Thursday, December 17, 2009

Paper Trail

I’m a paper person. In all senses.

Touch: To crease the spine of a paperback, to dog-ear pages that bear quotes to treasure or references to remember, to fold the newspaper at the breakfast table and prize the kiss of smudged ink left on the fingertips. These, and more, are sensations to savor. They're tactile elements that enhance the reading experience and are lost with the mechanization of words.

Smell: One of the wacky childhood habits that has stuck with me is paper-smelling. There is a running register, ten or so, of standard paper smells.

There's the musty-grandmother's-attic classic literary hardcover. Stick your nose in the binding and inhale; it smells like you've peeled the cracked tape off water-stained cardboard boxes, or shaken out your grandmother's stale, dust-powdered mink.

There's the the sharp, sterile scent of a magazine. Flipping through the pages wafts up the smell of beach-ball-plastic plus floral traces of unstuck perfume samples.

Best-selling fiction novels? Clean wood shavings.

Book of crossword puzzles? Smutty wood shavings.

Library book? Eraser shavings.

Cracking open the spine of a book or re-creasing a brochure flap or pulling a fresh sheet off the printer: these experiences change, for me, when I can't touch the pages, yes, but also when I can't smell them. Every laptop and Kindle and Blackberry screen smells the same. Keith Lubely on the New Yorker's books blog The Book Bench makes this point for me, in quoting John Freeman's book The Tyranny of E-Mail: "Computers have become handier, cuter, some might even say sexier, but they do very little to engage us as physical beings. They have almost no smell; only the most fanatical have tried licking them.” Although, who knows, we may not be far from that.

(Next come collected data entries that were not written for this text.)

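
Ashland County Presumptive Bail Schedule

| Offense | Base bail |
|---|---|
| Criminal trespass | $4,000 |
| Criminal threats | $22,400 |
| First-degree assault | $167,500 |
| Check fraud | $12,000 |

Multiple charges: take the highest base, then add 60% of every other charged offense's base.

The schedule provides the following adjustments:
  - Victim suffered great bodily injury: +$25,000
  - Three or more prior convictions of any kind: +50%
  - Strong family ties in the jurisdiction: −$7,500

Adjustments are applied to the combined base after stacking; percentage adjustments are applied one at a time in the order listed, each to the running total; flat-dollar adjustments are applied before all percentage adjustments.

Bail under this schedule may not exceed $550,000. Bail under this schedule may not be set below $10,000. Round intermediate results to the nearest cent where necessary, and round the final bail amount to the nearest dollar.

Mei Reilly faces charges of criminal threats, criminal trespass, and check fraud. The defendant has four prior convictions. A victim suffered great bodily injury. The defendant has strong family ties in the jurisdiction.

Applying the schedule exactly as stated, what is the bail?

$74,250

Base amounts from the schedule: criminal threats $22,400; criminal trespass $4,000; check fraud $12,000.
Stacking rule: highest base plus 60% of each additional charge. Highest is criminal threats at $22,400. Additional: $4,000 × 60% = $2,400; $12,000 × 60% = $7,200. Combined base = $22,400 + $9,600 = $32,000.
Victim suffered great bodily injury (+$25,000 flat): $32,000 + $25,000 = $57,000.
Strong family ties in the jurisdiction (−$7,500 flat): $57,000 − $7,500 = $49,500.
Three or more prior convictions of any kind (+50%): $49,500 × 1.5 = $74,250.
$74,250 is within the $550,000 maximum.
$74,250 is at or above the $10,000 minimum.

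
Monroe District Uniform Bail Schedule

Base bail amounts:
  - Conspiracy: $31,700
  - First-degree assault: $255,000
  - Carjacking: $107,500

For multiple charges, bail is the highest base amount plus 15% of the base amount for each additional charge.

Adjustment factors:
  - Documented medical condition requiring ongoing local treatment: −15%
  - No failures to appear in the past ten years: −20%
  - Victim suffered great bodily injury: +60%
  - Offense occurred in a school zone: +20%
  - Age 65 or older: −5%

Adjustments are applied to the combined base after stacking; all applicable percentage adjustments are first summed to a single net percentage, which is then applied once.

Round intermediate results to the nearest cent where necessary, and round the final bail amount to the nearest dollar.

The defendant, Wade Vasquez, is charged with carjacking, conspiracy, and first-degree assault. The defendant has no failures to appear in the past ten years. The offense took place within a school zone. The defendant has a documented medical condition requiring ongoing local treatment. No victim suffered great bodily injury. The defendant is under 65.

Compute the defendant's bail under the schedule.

Base amounts from the schedule: carjacking $107,500; conspiracy $31,700; first-degree assault $255,000.
Stacking rule: highest base plus 15% of each additional charge. Highest is first-degree assault at $255,000. Additional: $107,500 × 15% = $16,125; $31,700 × 15% = $4,755. Combined base = $255,000 + $20,880 = $275,880.
Net percentage adjustment: −15% −20% +20% = −15%. $275,880 × 0.85 = $234,498.

$234,498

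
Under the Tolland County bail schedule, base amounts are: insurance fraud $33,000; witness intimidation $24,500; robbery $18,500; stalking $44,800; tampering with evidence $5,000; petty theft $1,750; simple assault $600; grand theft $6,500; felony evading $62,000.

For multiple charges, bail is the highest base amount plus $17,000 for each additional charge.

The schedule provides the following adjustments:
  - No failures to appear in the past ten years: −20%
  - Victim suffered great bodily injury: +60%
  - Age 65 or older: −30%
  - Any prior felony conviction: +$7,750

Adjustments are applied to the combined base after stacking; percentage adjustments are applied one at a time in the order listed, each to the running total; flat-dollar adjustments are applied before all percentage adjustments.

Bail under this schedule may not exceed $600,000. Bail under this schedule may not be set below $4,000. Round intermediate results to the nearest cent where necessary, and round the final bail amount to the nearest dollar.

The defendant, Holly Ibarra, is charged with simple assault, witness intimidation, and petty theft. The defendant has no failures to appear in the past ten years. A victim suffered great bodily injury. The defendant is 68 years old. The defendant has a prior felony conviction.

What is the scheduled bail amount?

Base amounts from the schedule: simple assault $600; witness intimidation $24,500; petty theft $1,750.
Stacking rule: highest base plus $17,000 per additional charge. Highest is witness intimidation at $24,500; 2 additional charges → +$34,000. Combined base = $58,500.
Any prior felony conviction (+$7,750 flat): $58,500 + $7,750 = $66,250.
No failures to appear in the past ten years (−20%): $66,250 × 0.8 = $53,000.
Victim suffered great bodily injury (+60%): $53,000 × 1.6 = $84,800.
Age 65 or older (−30%): $84,800 × 0.7 = $59,360.
$59,360 is within the $600,000 maximum.
$59,360 is at or above the $4,000 minimum.

$59,360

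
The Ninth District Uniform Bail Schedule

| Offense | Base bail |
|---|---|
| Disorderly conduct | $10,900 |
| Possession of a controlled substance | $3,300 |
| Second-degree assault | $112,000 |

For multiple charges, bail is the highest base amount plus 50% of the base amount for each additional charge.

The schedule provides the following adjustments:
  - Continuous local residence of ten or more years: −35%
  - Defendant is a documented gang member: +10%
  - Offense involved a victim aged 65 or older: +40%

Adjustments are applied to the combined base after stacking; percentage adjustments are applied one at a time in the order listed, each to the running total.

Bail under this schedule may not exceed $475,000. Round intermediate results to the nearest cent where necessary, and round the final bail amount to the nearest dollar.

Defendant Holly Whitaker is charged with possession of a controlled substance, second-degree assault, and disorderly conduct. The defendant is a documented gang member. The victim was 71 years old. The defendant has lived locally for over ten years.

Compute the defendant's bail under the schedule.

Base amounts from the schedule: possession of a controlled substance $3,300; second-degree assault $112,000; disorderly conduct $10,900.
Stacking rule: highest base plus 50% of each additional charge. Highest is second-degree assault at $112,000. Additional: $3,300 × 50% = $1,650; $10,900 × 50% = $5,450. Combined base = $112,000 + $7,100 = $119,100.
Continuous local residence of ten or more years (−35%): $119,100 × 0.65 = $77,415.
Defendant is a documented gang member (+10%): $77,415 × 1.1 = $85,156.50.
Offense involved a victim aged 65 or older (+40%): $85,156.50 × 1.4 = $119,219.10.
$119,219.10 is within the $475,000 maximum.
Rounded to the nearest dollar: $119,219.

$119,219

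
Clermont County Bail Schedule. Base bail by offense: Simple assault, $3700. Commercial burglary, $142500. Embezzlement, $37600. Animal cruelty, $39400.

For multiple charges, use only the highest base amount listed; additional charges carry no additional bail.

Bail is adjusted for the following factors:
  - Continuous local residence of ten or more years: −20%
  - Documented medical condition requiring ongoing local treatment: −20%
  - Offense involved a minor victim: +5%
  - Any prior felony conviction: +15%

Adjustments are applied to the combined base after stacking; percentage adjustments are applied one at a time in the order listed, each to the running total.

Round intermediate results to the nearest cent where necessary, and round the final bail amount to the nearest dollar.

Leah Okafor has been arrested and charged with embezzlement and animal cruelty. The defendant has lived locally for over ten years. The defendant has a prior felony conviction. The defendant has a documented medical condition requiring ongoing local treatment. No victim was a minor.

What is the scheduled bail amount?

$28998

Base amounts from the schedule: embezzlement $37600; animal cruelty $39400.
Stacking rule: use the highest base only. Highest is animal cruelty at $39400. Combined base = $39400.
Continuous local residence of ten or more years (−20%): $39400 × 0.8 = $31520.
Documented medical condition requiring ongoing local treatment (−20%): $31520 × 0.8 = $25216.
Any prior felony conviction (+15%): $25216 × 1.15 = $28998.40.
Rounded to the nearest dollar: $28998.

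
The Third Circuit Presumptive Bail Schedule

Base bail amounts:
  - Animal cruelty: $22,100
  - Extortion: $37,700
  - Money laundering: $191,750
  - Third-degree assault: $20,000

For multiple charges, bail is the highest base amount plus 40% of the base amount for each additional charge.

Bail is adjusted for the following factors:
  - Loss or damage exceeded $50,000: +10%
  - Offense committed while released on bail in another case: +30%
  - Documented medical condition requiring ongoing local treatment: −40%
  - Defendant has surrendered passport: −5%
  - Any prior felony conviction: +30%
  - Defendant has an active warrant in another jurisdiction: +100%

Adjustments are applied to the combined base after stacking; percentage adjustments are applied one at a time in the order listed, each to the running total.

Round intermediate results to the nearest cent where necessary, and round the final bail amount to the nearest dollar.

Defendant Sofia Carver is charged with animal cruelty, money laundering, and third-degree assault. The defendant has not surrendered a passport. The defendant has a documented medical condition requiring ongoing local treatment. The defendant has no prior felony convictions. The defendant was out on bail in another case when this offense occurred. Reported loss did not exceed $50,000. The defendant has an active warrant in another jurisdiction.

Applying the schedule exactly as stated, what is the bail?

Base amounts from the schedule: animal cruelty $22,100; money laundering $191,750; third-degree assault $20,000.
Stacking rule: highest base plus 40% of each additional charge. Highest is money laundering at $191,750. Additional: $22,100 × 40% = $8,840; $20,000 × 40% = $8,000. Combined base = $191,750 + $16,840 = $208,590.
Offense committed while released on bail in another case (+30%): $208,590 × 1.3 = $271,167.
Documented medical condition requiring ongoing local treatment (−40%): $271,167 × 0.6 = $162,700.20.
Defendant has an active warrant in another jurisdiction (+100%): $162,700.20 × 2 = $325,400.40.
Rounded to the nearest dollar: $325,400.

$325,400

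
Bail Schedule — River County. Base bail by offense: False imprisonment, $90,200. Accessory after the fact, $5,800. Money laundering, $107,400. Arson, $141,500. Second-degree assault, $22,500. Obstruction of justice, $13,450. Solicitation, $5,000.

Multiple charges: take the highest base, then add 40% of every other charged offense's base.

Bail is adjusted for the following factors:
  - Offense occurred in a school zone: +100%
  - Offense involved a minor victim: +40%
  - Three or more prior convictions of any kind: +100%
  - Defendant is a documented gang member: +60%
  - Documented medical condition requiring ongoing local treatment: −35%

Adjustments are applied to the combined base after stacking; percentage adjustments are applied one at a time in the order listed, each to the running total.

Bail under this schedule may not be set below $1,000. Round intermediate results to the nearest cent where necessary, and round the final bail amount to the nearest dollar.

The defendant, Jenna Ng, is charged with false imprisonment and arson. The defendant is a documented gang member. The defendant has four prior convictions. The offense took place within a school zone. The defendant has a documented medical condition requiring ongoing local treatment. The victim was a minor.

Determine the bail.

$1,034,226

Base amounts from the schedule: false imprisonment $90,200; arson $141,500.
Stacking rule: highest base plus 40% of each additional charge. Highest is arson at $141,500. Additional: $90,200 × 40% = $36,080. Combined base = $141,500 + $36,080 = $177,580.
Offense occurred in a school zone (+100%): $177,580 × 2 = $355,160.
Offense involved a minor victim (+40%): $355,160 × 1.4 = $497,224.
Three or more prior convictions of any kind (+100%): $497,224 × 2 = $994,448.
Defendant is a documented gang member (+60%): $994,448 × 1.6 = $1,591,116.80.
Documented medical condition requiring ongoing local treatment (−35%): $1,591,116.80 × 0.65 = $1,034,225.92.
$1,034,225.92 is at or above the $1,000 minimum.
Rounded to the nearest dollar: $1,034,226.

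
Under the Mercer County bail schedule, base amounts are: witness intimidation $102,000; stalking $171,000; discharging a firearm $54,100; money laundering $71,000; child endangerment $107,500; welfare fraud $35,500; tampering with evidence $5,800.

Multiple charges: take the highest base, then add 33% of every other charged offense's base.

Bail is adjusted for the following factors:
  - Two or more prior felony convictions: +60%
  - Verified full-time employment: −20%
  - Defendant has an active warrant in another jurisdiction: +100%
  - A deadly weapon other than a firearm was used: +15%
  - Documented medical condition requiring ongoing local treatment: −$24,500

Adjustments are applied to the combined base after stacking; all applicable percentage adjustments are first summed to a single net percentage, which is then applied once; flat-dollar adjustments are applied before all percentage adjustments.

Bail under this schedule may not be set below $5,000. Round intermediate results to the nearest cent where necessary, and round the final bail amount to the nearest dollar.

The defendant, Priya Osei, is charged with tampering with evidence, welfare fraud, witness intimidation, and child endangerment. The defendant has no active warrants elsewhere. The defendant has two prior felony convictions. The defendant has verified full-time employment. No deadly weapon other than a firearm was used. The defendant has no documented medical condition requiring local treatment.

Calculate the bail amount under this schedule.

$216,705

Base amounts from the schedule: tampering with evidence $5,800; welfare fraud $35,500; witness intimidation $102,000; child endangerment $107,500.
Stacking rule: highest base plus 33% of each additional charge. Highest is child endangerment at $107,500. Additional: $5,800 × 33% = $1,914; $35,500 × 33% = $11,715; $102,000 × 33% = $33,660. Combined base = $107,500 + $47,289 = $154,789.
Net percentage adjustment: +60% −20% = +40%. $154,789 × 1.4 = $216,704.60.
$216,704.60 is at or above the $5,000 minimum.
Rounded to the nearest dollar: $216,705.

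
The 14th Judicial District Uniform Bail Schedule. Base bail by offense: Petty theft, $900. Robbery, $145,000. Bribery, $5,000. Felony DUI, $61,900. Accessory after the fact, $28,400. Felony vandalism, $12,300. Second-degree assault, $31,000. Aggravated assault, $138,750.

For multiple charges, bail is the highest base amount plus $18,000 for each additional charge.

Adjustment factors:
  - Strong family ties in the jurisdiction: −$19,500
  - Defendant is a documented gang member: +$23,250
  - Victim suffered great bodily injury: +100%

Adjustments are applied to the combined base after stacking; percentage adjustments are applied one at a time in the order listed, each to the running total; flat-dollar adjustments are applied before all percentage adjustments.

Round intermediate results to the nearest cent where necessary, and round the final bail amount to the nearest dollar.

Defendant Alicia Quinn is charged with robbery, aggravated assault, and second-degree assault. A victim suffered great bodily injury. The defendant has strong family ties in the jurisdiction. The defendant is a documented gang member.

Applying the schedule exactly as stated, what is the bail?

$369,500

Base amounts from the schedule: robbery $145,000; aggravated assault $138,750; second-degree assault $31,000.
Stacking rule: highest base plus $18,000 per additional charge. Highest is robbery at $145,000; 2 additional charges → +$36,000. Combined base = $181,000.
Strong family ties in the jurisdiction (−$19,500 flat): $181,000 − $19,500 = $161,500.
Defendant is a documented gang member (+$23,250 flat): $161,500 + $23,250 = $184,750.
Victim suffered great bodily injury (+100%): $184,750 × 2 = $369,500.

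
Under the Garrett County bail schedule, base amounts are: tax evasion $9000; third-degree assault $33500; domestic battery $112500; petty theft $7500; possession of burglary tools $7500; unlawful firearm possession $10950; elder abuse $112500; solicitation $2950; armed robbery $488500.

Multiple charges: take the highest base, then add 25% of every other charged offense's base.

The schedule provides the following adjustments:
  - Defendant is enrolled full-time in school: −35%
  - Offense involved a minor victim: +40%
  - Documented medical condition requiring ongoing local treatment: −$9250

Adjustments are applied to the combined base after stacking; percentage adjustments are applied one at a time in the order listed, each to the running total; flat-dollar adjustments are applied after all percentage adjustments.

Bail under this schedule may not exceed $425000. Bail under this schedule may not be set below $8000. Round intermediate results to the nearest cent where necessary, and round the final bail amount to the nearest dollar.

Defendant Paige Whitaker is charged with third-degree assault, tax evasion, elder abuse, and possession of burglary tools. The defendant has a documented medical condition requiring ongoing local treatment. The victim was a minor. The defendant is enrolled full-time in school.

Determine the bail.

$104500

Base amounts from the schedule: third-degree assault $33500; tax evasion $9000; elder abuse $112500; possession of burglary tools $7500.
Stacking rule: highest base plus 25% of each additional charge. Highest is elder abuse at $112500. Additional: $33500 × 25% = $8375; $9000 × 25% = $2250; $7500 × 25% = $1875. Combined base = $112500 + $12500 = $125000.
Defendant is enrolled full-time in school (−35%): $125000 × 0.65 = $81250.
Offense involved a minor victim (+40%): $81250 × 1.4 = $113750.
Documented medical condition requiring ongoing local treatment (−$9250 flat): $113750 − $9250 = $104500.
$104500 is within the $425000 maximum.
$104500 is at or above the $8000 minimum.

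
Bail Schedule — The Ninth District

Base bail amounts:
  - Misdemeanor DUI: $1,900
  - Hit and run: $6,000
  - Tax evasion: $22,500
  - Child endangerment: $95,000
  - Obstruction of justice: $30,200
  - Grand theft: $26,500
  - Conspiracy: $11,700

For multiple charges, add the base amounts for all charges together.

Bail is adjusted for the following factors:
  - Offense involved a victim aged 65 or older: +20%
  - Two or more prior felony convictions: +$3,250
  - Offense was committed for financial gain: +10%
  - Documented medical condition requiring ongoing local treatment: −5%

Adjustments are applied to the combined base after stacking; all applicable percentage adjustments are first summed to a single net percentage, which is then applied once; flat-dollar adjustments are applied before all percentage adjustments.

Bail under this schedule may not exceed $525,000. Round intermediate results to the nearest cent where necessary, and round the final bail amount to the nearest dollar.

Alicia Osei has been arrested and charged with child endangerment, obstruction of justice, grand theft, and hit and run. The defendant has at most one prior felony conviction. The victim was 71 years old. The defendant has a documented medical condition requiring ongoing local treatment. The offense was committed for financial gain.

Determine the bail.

Base amounts from the schedule: child endangerment $95,000; obstruction of justice $30,200; grand theft $26,500; hit and run $6,000.
Stacking rule: sum of all bases. $95,000 + $30,200 + $26,500 + $6,000 = $157,700.
Net percentage adjustment: +20% +10% −5% = +25%. $157,700 × 1.25 = $197,125.
$197,125 is within the $525,000 maximum.

$197,125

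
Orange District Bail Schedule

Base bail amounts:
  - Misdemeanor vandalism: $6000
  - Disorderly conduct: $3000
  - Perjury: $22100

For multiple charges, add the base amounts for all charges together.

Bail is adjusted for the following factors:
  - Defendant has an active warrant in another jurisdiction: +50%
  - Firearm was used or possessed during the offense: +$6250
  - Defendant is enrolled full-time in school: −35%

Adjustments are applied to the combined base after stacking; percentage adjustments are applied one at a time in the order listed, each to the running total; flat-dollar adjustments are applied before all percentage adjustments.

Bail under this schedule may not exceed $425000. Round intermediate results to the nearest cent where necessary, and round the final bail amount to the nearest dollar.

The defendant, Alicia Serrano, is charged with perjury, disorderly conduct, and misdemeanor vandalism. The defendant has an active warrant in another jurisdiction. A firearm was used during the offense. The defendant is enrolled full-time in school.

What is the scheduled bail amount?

Base amounts from the schedule: perjury $22100; disorderly conduct $3000; misdemeanor vandalism $6000.
Stacking rule: sum of all bases. $22100 + $3000 + $6000 = $31100.
Firearm was used or possessed during the offense (+$6250 flat): $31100 + $6250 = $37350.
Defendant has an active warrant in another jurisdiction (+50%): $37350 × 1.5 = $56025.
Defendant is enrolled full-time in school (−35%): $56025 × 0.65 = $36416.25.
$36416.25 is within the $425000 maximum.
Rounded to the nearest dollar: $36416.

$36416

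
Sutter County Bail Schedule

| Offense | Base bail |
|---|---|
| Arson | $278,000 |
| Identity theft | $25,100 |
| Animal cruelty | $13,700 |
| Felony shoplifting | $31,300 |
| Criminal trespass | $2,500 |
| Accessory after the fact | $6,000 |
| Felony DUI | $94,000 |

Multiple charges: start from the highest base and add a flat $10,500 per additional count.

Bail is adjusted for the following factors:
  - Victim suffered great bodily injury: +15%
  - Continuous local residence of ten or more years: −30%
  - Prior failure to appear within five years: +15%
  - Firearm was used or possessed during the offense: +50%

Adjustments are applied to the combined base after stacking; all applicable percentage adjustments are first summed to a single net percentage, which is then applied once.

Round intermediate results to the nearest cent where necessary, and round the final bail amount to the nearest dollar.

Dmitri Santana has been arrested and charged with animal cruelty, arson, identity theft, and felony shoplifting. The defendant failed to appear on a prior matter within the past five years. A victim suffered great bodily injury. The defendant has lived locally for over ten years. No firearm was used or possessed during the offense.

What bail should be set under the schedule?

$309,500

Base amounts from the schedule: animal cruelty $13,700; arson $278,000; identity theft $25,100; felony shoplifting $31,300.
Stacking rule: highest base plus $10,500 per additional charge. Highest is arson at $278,000; 3 additional charges → +$31,500. Combined base = $309,500.
Net percentage adjustment: +15% −30% +15% = +0%. $309,500 × 1 = $309,500.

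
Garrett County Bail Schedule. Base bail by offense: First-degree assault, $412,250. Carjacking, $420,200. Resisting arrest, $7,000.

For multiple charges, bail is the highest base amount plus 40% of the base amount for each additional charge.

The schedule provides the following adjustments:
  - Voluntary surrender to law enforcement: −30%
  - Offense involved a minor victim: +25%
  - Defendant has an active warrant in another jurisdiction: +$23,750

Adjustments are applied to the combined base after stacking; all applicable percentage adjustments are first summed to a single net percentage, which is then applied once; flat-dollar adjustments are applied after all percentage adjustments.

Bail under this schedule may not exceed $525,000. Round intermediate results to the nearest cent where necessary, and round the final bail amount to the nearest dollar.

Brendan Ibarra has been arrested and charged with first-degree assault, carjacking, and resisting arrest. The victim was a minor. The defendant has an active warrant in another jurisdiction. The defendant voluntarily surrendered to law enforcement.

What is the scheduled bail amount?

Base amounts from the schedule: first-degree assault $412,250; carjacking $420,200; resisting arrest $7,000.
Stacking rule: highest base plus 40% of each additional charge. Highest is carjacking at $420,200. Additional: $412,250 × 40% = $164,900; $7,000 × 40% = $2,800. Combined base = $420,200 + $167,700 = $587,900.
Net percentage adjustment: −30% +25% = −5%. $587,900 × 0.95 = $558,505.
Defendant has an active warrant in another jurisdiction (+$23,750 flat): $558,505 + $23,750 = $582,255.
Result $582,255 exceeds the maximum of $525,000; bail is capped at $525,000.

$525,000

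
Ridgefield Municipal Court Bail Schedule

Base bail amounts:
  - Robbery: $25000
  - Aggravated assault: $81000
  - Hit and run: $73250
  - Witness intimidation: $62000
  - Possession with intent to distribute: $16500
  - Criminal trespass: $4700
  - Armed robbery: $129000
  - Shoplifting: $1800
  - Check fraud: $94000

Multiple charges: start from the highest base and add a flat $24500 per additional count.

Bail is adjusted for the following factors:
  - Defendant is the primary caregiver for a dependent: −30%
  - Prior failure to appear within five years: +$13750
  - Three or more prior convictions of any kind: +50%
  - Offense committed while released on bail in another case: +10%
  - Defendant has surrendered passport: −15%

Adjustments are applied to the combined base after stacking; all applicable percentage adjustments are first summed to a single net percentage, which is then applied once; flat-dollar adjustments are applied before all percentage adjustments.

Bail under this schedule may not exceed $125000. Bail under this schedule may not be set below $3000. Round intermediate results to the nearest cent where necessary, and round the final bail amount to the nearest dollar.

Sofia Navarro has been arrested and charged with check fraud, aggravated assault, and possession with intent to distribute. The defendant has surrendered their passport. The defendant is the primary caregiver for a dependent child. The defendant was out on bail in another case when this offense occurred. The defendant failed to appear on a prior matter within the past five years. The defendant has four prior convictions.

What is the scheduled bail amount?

Base amounts from the schedule: check fraud $94000; aggravated assault $81000; possession with intent to distribute $16500.
Stacking rule: highest base plus $24500 per additional charge. Highest is check fraud at $94000; 2 additional charges → +$49000. Combined base = $143000.
Prior failure to appear within five years (+$13750 flat): $143000 + $13750 = $156750.
Net percentage adjustment: −30% +50% +10% −15% = +15%. $156750 × 1.15 = $180262.50.
Result $180262.50 exceeds the maximum of $125000; bail is capped at $125000.
$125000 is at or above the $3000 minimum.

$125000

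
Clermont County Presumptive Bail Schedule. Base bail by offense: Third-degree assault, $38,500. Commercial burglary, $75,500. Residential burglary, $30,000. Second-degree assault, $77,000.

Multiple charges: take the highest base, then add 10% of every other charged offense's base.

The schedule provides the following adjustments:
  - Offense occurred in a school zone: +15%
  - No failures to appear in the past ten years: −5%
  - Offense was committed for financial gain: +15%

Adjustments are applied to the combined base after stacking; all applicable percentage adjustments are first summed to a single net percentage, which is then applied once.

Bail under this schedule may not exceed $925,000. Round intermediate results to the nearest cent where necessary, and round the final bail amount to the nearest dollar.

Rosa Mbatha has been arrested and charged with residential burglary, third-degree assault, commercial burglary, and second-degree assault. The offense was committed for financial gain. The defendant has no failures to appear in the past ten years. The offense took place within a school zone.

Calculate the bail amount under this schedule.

$114,250

Base amounts from the schedule: residential burglary $30,000; third-degree assault $38,500; commercial burglary $75,500; second-degree assault $77,000.
Stacking rule: highest base plus 10% of each additional charge. Highest is second-degree assault at $77,000. Additional: $30,000 × 10% = $3,000; $38,500 × 10% = $3,850; $75,500 × 10% = $7,550. Combined base = $77,000 + $14,400 = $91,400.
Net percentage adjustment: +15% −5% +15% = +25%. $91,400 × 1.25 = $114,250.
$114,250 is within the $925,000 maximum.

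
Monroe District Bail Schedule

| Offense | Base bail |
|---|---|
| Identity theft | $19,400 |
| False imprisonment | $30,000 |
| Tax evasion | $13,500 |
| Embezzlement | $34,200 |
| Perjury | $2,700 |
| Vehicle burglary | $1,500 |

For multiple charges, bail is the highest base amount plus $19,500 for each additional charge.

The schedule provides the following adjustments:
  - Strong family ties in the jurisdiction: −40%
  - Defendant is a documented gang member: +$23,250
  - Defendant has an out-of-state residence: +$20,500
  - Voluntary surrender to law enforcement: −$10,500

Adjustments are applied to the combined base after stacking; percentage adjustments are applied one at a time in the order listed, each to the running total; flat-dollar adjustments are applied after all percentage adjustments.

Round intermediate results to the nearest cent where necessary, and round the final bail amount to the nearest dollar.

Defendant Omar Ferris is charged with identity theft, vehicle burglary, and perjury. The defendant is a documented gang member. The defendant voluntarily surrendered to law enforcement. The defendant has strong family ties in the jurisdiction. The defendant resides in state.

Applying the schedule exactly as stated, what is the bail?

$47,790

Base amounts from the schedule: identity theft $19,400; vehicle burglary $1,500; perjury $2,700.
Stacking rule: highest base plus $19,500 per additional charge. Highest is identity theft at $19,400; 2 additional charges → +$39,000. Combined base = $58,400.
Strong family ties in the jurisdiction (−40%): $58,400 × 0.6 = $35,040.
Defendant is a documented gang member (+$23,250 flat): $35,040 + $23,250 = $58,290.
Voluntary surrender to law enforcement (−$10,500 flat): $58,290 − $10,500 = $47,790.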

Apparently there's even some scientific substantiation of the import of book odors. Steve Mersky writes, "[R]esearchers identified 15 organic compounds that made good markers to track the condition of books." See what I'm saying? (Listen to the Scientific American podcast here.)

And, lastly-

Sight: The bookstore is my Canaan. The library is my lunch break refuge. The newsstand is my oasis on a subway-grate-belching, gum-stamped city street. All things paper, great and small, are a source of interest, appealing in any state of mind or physical or temporal setting. Paper, and the visual information it affords us, is the bearer of knowledge, opinion, humor, beauty, hope, despair, enlightenment, provocation. Finding a book of poetry that clutches your heart can usher you through the most trying of times. Sorting through the miscellany that clogs your (snail)mailbox, or comes raining through your front door, might be irking but also validates the fact that you have a roof over your head. The jazzy blurbs on the back of your cereal box help pump oxygen into your veins when there’s no time for a second cup of coffee. The playbill you leaf through while waiting for the house lights to dim stimulates conversation with your neighbor, just passes the downtime or makes you an informed concertgoer.

Whatever the feel, whatever the smell, whatever the look, physical paper matters to me. But maybe more significantly, as I gain my footing in the post-college world, paper offers information, fodder for creativity, inspiration for action. Flyers in my apartment building elevator announcing a holiday dinner, business cards slipped from wallets, the flow chart pinned to my cubicle wall IDing the 22 people whose team I'm now a member of: these paper products are tools to help me build a new adult life for myself. Just like LinkedIn and the Publishers Weekly RSS feed on my Google Reader and my subscription to the Penn Alumni Club listserv.